Optische Eindrücke | DIE ARABISCHE NACHT | © Gianmarco Bresadola:
Als dann auch noch klar wird, dass mal wieder der Fahrstuhl defekt ist, nimmt die Sommernacht - durchbrochen von immer bizarreren Ereignissen - ihren Lauf. Dabei werden Personen zusammengeführt, die zwar im selben Haus leben, aber trotzdem einander völlig unbekannt sind. Nicht wenige werden womöglich solche Erfahrungen schon selbst gemacht haben oder befinden sich bis heute aktuell in ähnlichen Wohnsituationen. In der Printausgabe des Programmhefts ist zum Thema ein Interview mit Bewohner:innen eines Wohnhauses in der Zingster Straße in Berlin-Neu-Hohenschönhausen nachlesbar - aufgezeichnet von Sonya Schönberger. Ebenso wie der Liedtext von "Little Boxes" von Malvina Reynolds - passend platziert neben einem Abbild einer Hochhaus-Vorderfront. HörTipp: "Little Boxes" mit Pete Seeger | 1968
Christian Josts Kammeroper nach dem gleichnamigen Schauspiel von Roland Schimmelpfennig ist eine inszenierte Fantasie-Geschichte über die Flucht aus dem anonymen Großstadtdschungel. Sie wird erzählt auf fabelhaft bezaubernde Art und Weise mit sich parallel überkreuzenden Monologen der Hausbewohner:innen, die sich zeitweise in das Reich von Tausendundeiner Nacht entführt wähnen. Und ob nun Traum oder Realität. Es interessiert immer weniger im Verlauf des Abends, weil längst gefangen in dieser wundersamen Aufführung. Auch dank des Einsatzes unterschiedlichster Klangfarben, die die jeweiligen Situationen und Eigenschaften aller Beteiligten noch mal mehr musikalischen unterstreichen. Unglaublich beeindruckend dabei auch die Sopranistin Marie Sofie Jacob als auch der Bariton Carles Pachon.
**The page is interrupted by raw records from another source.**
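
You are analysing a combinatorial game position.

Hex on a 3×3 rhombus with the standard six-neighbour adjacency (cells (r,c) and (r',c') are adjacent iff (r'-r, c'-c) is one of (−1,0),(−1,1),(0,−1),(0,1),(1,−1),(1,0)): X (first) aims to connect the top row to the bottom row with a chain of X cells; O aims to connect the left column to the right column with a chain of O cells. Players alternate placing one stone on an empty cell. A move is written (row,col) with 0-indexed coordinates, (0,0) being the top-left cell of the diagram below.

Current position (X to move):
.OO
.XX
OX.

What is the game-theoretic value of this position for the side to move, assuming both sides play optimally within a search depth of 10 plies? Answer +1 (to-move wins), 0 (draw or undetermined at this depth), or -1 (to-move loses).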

Weitere sehr interessante Details zu Christians Josts Kammeroper und deren Mitwirkenden auf der Seite zum Stück selbst, im Programmheft oder auch im Interview zur LINDEN 21 Produktion »Die arabische Nacht« – Eine Stadt in einem Haus. Auch wenn Deutschlandfunk Kultur die Premiere des Stückes aufzeichnete, ist der Sendetermin dafür noch unbekannt. Deshalb und in Ermanglung eines aktuellen Trailers der 2022er Neuproduktion zumindest der Hinweis auf ein Hörspiel des HR-WDR aus dem Jahr 2001 als HörTipp: "Die arabische Nacht".
Freuen wir uns unabhängig davon schon jetzt auf Thom Luz’ Stückentwicklung WERCKMEISTERHARMONIEN im Apollosaal, die im Mai 2022 zur Uraufführung kommen wird.